Anything less than 99% of infrastructure working that way would be surprising. Everything is held together with scotch tape and scotch whisky.

[–] [email protected] 1 points 1 year ago

I'll be sure to repeat that last line to my fellow team members :D

[–] [email protected] 29 points 1 year ago

I like this idea. I imagine that with the top subs being dark the automated top posts that get scrounged up may be too terrifying for the front page and they hit the panic button while they scramble to curate through the absolute worst filth they've ever seen.

[–] [email protected] 69 points 1 year ago (1 children)

“It’s merely coincidence. But starting Wednesday, our servers will be more robust and you can browse the site using our official app.” - Spez, while sniffing a decanter of human shit

[–] 10EXP 17 points 1 year ago

God we need indefinite blackouts.

[–] [email protected] 34 points 1 year ago (1 children)

It’s entirely possible that they’ve made some assumptions about what a “normal” level of traffic looks like when writing code for their backend, which has caused some things to break when that has changed.

Not our fault if their code is shit.

[–] [email protected] 4 points 1 year ago (2 children)

How is that an example of bad code?

[–] [email protected] 9 points 1 year ago

Honestly, it’s probably not - if I’m actually right this is likely an issue that Reddit’s engineers never predicted would happen so never planned for it.
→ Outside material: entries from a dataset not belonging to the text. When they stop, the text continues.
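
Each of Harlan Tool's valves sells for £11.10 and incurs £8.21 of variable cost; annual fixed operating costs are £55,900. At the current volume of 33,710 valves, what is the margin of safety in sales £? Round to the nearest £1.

Unit CM = price − variable cost = £11.10 − £8.21 = £2.89. Break-even units = £55,900 ÷ £2.89 = 19,342.56; break-even revenue = 19,342.56 × £11.10 = £214,702.42.
Current sales = 33,710 × £11.10 = £374,181.00.
Margin of safety = £374,181.00 − £214,702.42 = £159,479.

£159,479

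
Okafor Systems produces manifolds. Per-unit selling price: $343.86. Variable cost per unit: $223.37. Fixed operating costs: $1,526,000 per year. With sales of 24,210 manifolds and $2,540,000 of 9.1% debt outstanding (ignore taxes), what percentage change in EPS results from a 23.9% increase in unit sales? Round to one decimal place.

Contribution at this volume is 24,210 × $120.49 = $2,917,062.90.
Operating income = contribution − fixed costs = $2,917,062.90 − $1,526,000 = $1,391,062.90.
After interest of $231,140.00, pre-tax earnings = $1,159,922.90.
Degree of combined leverage = contribution ÷ (EBIT − I) = $2,917,062.90 ÷ $1,159,922.90 = 2.5149.
EPS therefore changes by 2.5149 × (+23.9%) = +60.1%.

+60.1%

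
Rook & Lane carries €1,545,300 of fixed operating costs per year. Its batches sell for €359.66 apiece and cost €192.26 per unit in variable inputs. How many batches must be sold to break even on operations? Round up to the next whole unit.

Contribution margin per unit = €359.66 − €192.26 = €167.40.
Break-even Q = €1,545,300 / €167.40 = 9,231.18 → 9,232 batches.

9,232 batches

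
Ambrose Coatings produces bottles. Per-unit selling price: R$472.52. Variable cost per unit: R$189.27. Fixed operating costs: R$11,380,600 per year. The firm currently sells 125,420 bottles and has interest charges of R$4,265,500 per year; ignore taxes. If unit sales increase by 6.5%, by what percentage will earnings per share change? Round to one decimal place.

At 125,420 units, contribution = 125,420 × R$283.25 = R$35,525,215.00.
Subtracting fixed costs: EBIT = R$35,525,215.00 − R$11,380,600 = R$24,144,615.00.
After interest of R$4,265,500.00, pre-tax earnings = R$19,879,115.00.
DCL = total CM / (EBIT − I) = R$35,525,215.00 / R$19,879,115.00 = 1.7871.
EPS therefore changes by 1.7871 × (+6.5%) = +11.6%.

+11.6%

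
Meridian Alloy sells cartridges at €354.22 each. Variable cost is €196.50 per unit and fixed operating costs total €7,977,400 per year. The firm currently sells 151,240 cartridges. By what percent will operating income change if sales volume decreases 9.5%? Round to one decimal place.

At 151,240 units, contribution = 151,240 × €157.72 = €23,853,572.80.
Operating income = contribution − fixed costs = €23,853,572.80 − €7,977,400 = €15,876,172.80.
So DOL = total CM / EBIT = €23,853,572.80 / €15,876,172.80 = 1.5025.
So EBIT moves 1.5025 × (-9.5%) = -14.3%.

-14.3%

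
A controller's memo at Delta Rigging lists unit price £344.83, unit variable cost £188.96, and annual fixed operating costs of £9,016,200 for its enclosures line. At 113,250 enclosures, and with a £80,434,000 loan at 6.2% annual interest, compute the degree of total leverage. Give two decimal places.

4.84

Contribution at this volume is 113,250 × £155.87 = £17,652,277.50.
Operating income = contribution − fixed costs = £17,652,277.50 − £9,016,200 = £8,636,077.50. Interest = £4,986,908.00.
DOL = £17,652,277.50 ÷ £8,636,077.50 = 2.0440; DFL = £8,636,077.50 ÷ £3,649,169.50 = 2.3666.
Combined leverage = 2.0440 × 2.3666 = 4.8373.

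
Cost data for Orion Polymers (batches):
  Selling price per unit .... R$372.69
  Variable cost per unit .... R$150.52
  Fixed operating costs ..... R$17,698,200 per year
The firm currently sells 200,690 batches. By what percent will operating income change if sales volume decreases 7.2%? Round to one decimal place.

Contribution at this volume is 200,690 × R$222.17 = R$44,587,297.30.
Subtracting fixed costs: EBIT = R$44,587,297.30 − R$17,698,200 = R$26,889,097.30.
Degree of operating leverage = R$44,587,297.30 / R$26,889,097.30 = 1.6582.
%ΔEBIT = DOL × %ΔSales = 1.6582 × -7.2% = -11.9%.

-11.9%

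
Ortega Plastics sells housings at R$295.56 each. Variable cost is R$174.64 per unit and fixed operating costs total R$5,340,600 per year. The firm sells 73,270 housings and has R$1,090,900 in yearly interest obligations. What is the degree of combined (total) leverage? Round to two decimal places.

Contribution at this volume is 73,270 × R$120.92 = R$8,859,808.40.
Operating income = contribution − fixed costs = R$8,859,808.40 − R$5,340,600 = R$3,519,208.40. Interest = R$1,090,900.00, so EBIT − I = R$2,428,308.40.
DCL = contribution ÷ (EBIT − I) = R$8,859,808.40 ÷ R$2,428,308.40 = 3.6486.

3.65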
I was being hyperbolic.

[–] [email protected] 5 points 1 year ago (2 children)

It's not reactive. A proper reactive system can handle fluctuations in usage patterns more robustly.

[–] [email protected] 3 points 1 year ago (1 children)

I'm having a hard time believing the claim that Reddit's code isn't reactive.

[–] [email protected] 7 points 1 year ago* (last edited 1 year ago) (1 children)

Wouldn't be surprised if it's just a gigantic mess of nested if-else statements.

[–] [email protected] 3 points 1 year ago

Gotos all the way down

[–] [email protected] 1 points 1 year ago

Maybe, but this was a huge increase in usage. Reddit never expected to deal with anywhere near thousands of subs going private simultaneously.

[–] [email protected] 12 points 1 year ago (1 children)

The servers run on the tears of bitter whiny CEOs.

[–] [email protected] 1 points 1 year ago

Reddit is hosted on AWS after all...

[–] [email protected] 11 points 1 year ago

They're lying. Fish swim, birds fly, sun shines, Reddit lies.